Every Moment Holy: When Something Is Lost

I lost my wallet.

Again.

I started to write out the sequence of events that led up to the last time I remembered holding it in my hand, but none of it really matters. The important part of the story was that my wallet — a nice little clasp purse made by a dear friend — was missing.

At 5 AM, I was searching, trying to be quiet while the rest of the people in the house were sleeping, but I had to be at work at 5:15 AM and was starting to panic.

My mother often said, “It’s always the last place you look.”

The morning schedule was tight:  lifeguarding at the pool from 5:15-7:15, go home, eat breakfast, leave by 8 AM to take Laurel to the dentist which was an hour-and-a-half away.

Every Moment Holy, my new favorite book, sat on the table where I had finished my morning readings. Was there a liturgy in there for lost things?

I searched through the Table of Contents, wasting valuable other search time, looking for a prayer to fit this occasion.

Nope.

But the beauty of Every Moment Holy lies in the title. Every moment is holy. Even the anxiety-ridden ones.

Before I left the house, I tip-toed into my father’s darkened room with a flashlight to see if perchance he had picked it up. My mother, in her dementia, used to squirrel away all sorts of treasures, and my father has started doing similar things. She had opted for shiny things — silverware and napkin rings, but he liked books and pens and shirts. My wallet wasn’t in his room, though.

I drove into the pool, worrying, and trying to allay my worries with words that could go into The Liturgy for Searching for Lost Items.

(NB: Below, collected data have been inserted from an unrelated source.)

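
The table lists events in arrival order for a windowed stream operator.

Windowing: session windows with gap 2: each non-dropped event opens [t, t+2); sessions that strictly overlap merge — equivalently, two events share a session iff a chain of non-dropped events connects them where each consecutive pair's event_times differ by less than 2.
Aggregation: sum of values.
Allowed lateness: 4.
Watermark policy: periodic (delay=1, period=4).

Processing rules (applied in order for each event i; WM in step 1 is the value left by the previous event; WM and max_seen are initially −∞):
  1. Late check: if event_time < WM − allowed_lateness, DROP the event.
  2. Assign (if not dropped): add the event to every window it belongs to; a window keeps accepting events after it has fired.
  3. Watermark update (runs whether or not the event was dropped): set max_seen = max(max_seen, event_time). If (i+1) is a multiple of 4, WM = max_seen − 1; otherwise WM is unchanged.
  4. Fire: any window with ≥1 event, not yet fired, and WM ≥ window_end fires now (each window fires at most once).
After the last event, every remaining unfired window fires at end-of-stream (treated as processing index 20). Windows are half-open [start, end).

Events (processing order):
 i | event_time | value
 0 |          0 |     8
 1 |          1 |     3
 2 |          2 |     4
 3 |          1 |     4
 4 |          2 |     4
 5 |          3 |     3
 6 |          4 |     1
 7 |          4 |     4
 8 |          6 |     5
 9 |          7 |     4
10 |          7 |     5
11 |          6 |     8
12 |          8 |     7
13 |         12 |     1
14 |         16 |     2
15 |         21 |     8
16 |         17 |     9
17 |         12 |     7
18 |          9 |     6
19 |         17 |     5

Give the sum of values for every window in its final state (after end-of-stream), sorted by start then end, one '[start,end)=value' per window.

i=0 t=0 v=8: → [0,2); WM=−∞
i=1 t=1 v=3: → [0,3); WM=−∞
i=2 t=2 v=4: → [0,4); WM=−∞
i=3 t=1 v=4: → [0,4); WM=1
i=4 t=2 v=4: → [0,4); WM=1
i=5 t=3 v=3: → [0,5); WM=1
i=6 t=4 v=1: → [0,6); WM=1
i=7 t=4 v=4: → [0,6); WM=3
i=8 t=6 v=5: → [6,8); WM=3
i=9 t=7 v=4: → [6,9); WM=3
i=10 t=7 v=5: → [6,9); WM=3
i=11 t=6 v=8: → [6,9); WM=6
i=12 t=8 v=7: → [6,10); WM=6
i=13 t=12 v=1: → [12,14); WM=6
i=14 t=16 v=2: → [16,18); WM=6
i=15 t=21 v=8: → [21,23); WM=20
i=16 t=17 v=9: → [16,19); WM=20
i=17 t=12 v=7: DROP (t<20-4); WM=20
i=18 t=9 v=6: DROP (t<20-4); WM=20
i=19 t=17 v=5: → [16,19); WM=20

[0,6)=31 [6,10)=29 [12,14)=1 [16,19)=16 [21,23)=8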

I got to the pool only to find the service door locked.

“Sorry, Sally,” said the woman at the front desk who let me in.

“No worries,” I said. It’s my standard response. Even when I’m worried.

And I was quite worried.

But the liturgy for lost or misplaced things was starting to take shape.

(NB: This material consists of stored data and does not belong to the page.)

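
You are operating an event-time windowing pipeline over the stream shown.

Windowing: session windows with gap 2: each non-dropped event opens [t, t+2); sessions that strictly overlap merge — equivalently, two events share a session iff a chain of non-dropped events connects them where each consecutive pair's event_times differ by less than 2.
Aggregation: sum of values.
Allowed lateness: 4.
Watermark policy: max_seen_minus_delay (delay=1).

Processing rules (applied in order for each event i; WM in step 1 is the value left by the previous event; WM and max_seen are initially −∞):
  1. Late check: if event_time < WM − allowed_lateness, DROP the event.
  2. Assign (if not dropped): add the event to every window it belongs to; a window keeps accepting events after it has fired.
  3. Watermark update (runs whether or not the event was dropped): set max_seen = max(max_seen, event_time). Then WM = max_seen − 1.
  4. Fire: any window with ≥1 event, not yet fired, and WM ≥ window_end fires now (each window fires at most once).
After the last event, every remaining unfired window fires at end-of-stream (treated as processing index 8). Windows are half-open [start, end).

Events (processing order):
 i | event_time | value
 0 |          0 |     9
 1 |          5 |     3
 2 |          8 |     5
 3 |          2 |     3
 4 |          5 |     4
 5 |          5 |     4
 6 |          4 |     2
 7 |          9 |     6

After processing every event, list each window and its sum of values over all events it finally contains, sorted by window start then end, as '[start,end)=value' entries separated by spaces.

i=0 t=0 v=9: → [0,2); WM=-1
i=1 t=5 v=3: → [5,7); WM=4
i=2 t=8 v=5: → [8,10); WM=7
i=3 t=2 v=3: DROP (t<7-4); WM=7
i=4 t=5 v=4: → [5,7); WM=7
i=5 t=5 v=4: → [5,7); WM=7
i=6 t=4 v=2: → [4,7); WM=7
i=7 t=9 v=6: → [8,11); WM=8

[0,2)=9 [4,7)=13 [8,11)=11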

I found that when I started feeling the worry rise, it helped to think about what the Bible said about lost things.

I had two hours at the pool, three hours in the car, and an hour sitting in a dentist office to think about it. Six hours of pushing worry into prayer.

My initial thoughts:

O, Lord — I know You care about lost things
You talk about a shepherd leaving ninety-nine sheep to search for the one lost lamb
You talk about a widow searching for a lost coin

My later thoughts:

Lord, I’m holding on too tight to the temporal, to things that don’t last.
If I never find that wallet again —
If every worse case scenario I imagine comes true
If it was dropped and found by an unscrupulous person
Or taken because I wasn’t paying attention
If my credit cards and, worse, my identity are stolen,
It’s okay
Because I have everything I need in You

My hands are open, Lord.
Whatever You want from me is Yours
It was never mine to begin with

Truly my morning was holy.

Anxious — but also holy in a way I couldn’t have imagined.

My mother was right. It’s always in the last place you look. Sometimes it’s in a place you’ve even looked before.

I found it when I got back home. Even though I had looked there previously, it was in my father’s car.

Matt Canlis said at Hutchmoot that God is closer than you think and in places you don’t expect.

I realized that all my searching wasn’t about my wallet. It was about God guiding me into truths I need to learn.